Поймав спиной испытующий взгляд, я захлопнула книгу и обернулась. Магистр задумчиво откинулся на спинку кресла, пыхая трубкой. Дымок, как живой, цельно струился к печи и выскальзывал через трубу, не оставляя запаха.

– Вольха, скажите, – помолчав, спросил он, – вы не теряли в Догеве сознания? Не было головокружения, тошноты, чувства, будто проспали сутки?

– Нет, и укусов на шее тоже не замечала, – ехидно добавила я.

– Я не имел в виду, что они вас кусали, – мягко сказал архимаг, – но существуют иные… способы воздействия.

– Повторяю: нет!

– Как скажете, – уверенности в его голосе не было. – А когда вы в последний раз болели?

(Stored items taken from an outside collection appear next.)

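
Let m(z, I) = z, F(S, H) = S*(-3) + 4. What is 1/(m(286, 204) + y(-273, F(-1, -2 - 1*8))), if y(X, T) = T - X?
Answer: 1/566 ≈ 0.0017668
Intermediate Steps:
F(S, H) = 4 - 3*S (F(S, H) = -3*S + 4 = 4 - 3*S)
1/(m(286, 204) + y(-273, F(-1, -2 - 1*8))) = 1/(286 + ((4 - 3*(-1)) - 1*(-273))) = 1/(286 + ((4 + 3) + 273)) = 1/(286 + (7 + 273)) = 1/(286 + 280) = 1/566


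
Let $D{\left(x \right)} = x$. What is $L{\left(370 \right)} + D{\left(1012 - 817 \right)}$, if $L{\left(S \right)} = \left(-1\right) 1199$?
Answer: $-1004$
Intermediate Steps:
$L{\left(S \right)} = -1199$
$L{\left(370 \right)} + D{\left(1012 - 817 \right)} = -1199 + \left(1012 - 817\right) = -1199 + 195 = -1004$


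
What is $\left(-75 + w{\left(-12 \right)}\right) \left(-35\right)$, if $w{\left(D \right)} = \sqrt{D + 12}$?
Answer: $2625$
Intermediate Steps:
$w{\left(D \right)} = \sqrt{12 + D}$
$\left(-75 + w{\left(-12 \right)}\right) \left(-35\right) = \left(-75 + \sqrt{12 - 12}\right) \left(-35\right) = \left(-75 + \sqrt{0}\right) \left(-35\right) = \left(-75 + 0\right) \left(-35\right) = \left(-75\right) \left(-35\right) = 2625$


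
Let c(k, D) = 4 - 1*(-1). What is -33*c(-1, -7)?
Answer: -165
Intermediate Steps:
c(k, D) = 5 (c(k, D) = 4 + 1 = 5)
-33*c(-1, -7) = -33*5 = -165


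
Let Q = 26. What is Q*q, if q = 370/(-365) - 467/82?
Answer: -522067/2993 ≈ -174.43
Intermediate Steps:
q = -40159/5986 (q = 370*(-1/365) - 467*1/82 = -74/73 - 467/82 = -40159/5986 ≈ -6.7088)
Q*q = 26*(-40159/5986) = -522067/2993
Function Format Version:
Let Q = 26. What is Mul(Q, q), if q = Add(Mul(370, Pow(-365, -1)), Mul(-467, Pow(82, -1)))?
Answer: Rational(-522067, 2993) ≈ -174.43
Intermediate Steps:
q = Rational(-40159, 5986) (q = Add(Mul(370, Rational(-1, 365)), Mul(-467, Rational(1, 82))) = Add(Rational(-74, 73), Rational(-467, 82)) = Rational(-40159, 5986) ≈ -6.7088)
Mul(Q, q) = Mul(26, Rational(-40159, 5986)) = Rational(-522067, 2993)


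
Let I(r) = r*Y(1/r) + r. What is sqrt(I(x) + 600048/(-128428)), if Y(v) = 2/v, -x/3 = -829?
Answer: sqrt(12754638745638141)/32107 ≈ 3517.5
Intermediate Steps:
x = 2487 (x = -3*(-829) = 2487)
I(r) = r + 2*r**2 (I(r) = r*(2/(1/r)) + r = r*(2*r) + r = 2*r**2 + r = r + 2*r**2)
sqrt(I(x) + 600048/(-128428)) = sqrt(2487*(1 + 2*2487) + 600048/(-128428)) = sqrt(2487*(1 + 4974) + 600048*(-1/128428)) = sqrt(2487*4975 - 150012/32107) = sqrt(12372825 - 150012/32107) = sqrt(397254142263/32107) = sqrt(12754638745638141)/32107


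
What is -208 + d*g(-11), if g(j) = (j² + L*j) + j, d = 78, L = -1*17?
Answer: 22958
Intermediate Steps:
L = -17
g(j) = j² - 16*j (g(j) = (j² - 17*j) + j = j² - 16*j)
-208 + d*g(-11) = -208 + 78*(-11*(-16 - 11)) = -208 + 78*(-11*(-27)) = -208 + 78*297 = -208 + 23166 = 22958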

– Магистр, либо вы рассказываете все без утайки, либо перестаете задавать глупые вопросы.

Травник огорченно развел руками: мол, умолкаю. Я прикусила губу, но допытываться не стала.

О возвращении Кузьмая мы узнали задолго до его появления на опушке, по громкой ругани и невнятным блеющим звукам. Ученик тащил на веревке пегого козла с обломанным левым рогом, лохматого и пучеглазого. Козел упирался, Кузьмай настаивал.

– Во, – угрюмо буркнул он, – насилу приволок. Пущай теперь живоглот с ним мучается!

Я принюхалась и поспешно зажала нос. Мягко говоря, от козла разило. Крепко – смердело до невольно исторгнутой слезы.

– А что, – осторожно прогнусавила я, – поросята кончились?

Кузьмай, и сам не уверенный в равноценности замены, начал оправдываться:

– Молочных ни у кого нет, а за подсвинков такую цену заломили, что козел дешевле обошелся!

– А может, тебе еще и приплатили, чтобы ты его забрал? – вкрадчиво поинтересовался Травник.

Кузьмай обиделся:

– Два кладня отдал, и то битый час торговался! Поросенок – тьфу, не будет живоглот на него размениваться, а козел – он большой, его издалека видать…

– Насчет него и слепой не ошибется, – поддакнула я. Козел нагнул голову и мстительно боднул Кузьмая пониже пояса. – Что ж, привяжи у скита. Будем надеяться, у живоглота насморк…

Глава 6

Как показала практика, козла следовало привязать подальше. Лучше всего – на другом краю болота. За день он успел перебодать меня, Травника и двух робких мужичков, заглянувших к отшельнику за снадобьем от чирьев. Манька и та обходила его стороной, недовольно отфыркиваясь. Блеял он исправно, громко и гнусаво, так что все окрестные живоглоты с нетерпением ожидали ночи, дабы с наслаждением придушить мерзкую тварь. К вони мы притерпелись, но когда козел со всей дури принимался таранить ствол за неимением иного противника, от грохота закладывало уши. Я едва дождалась вечера, чтобы отправиться с Кузьмаем к роднику.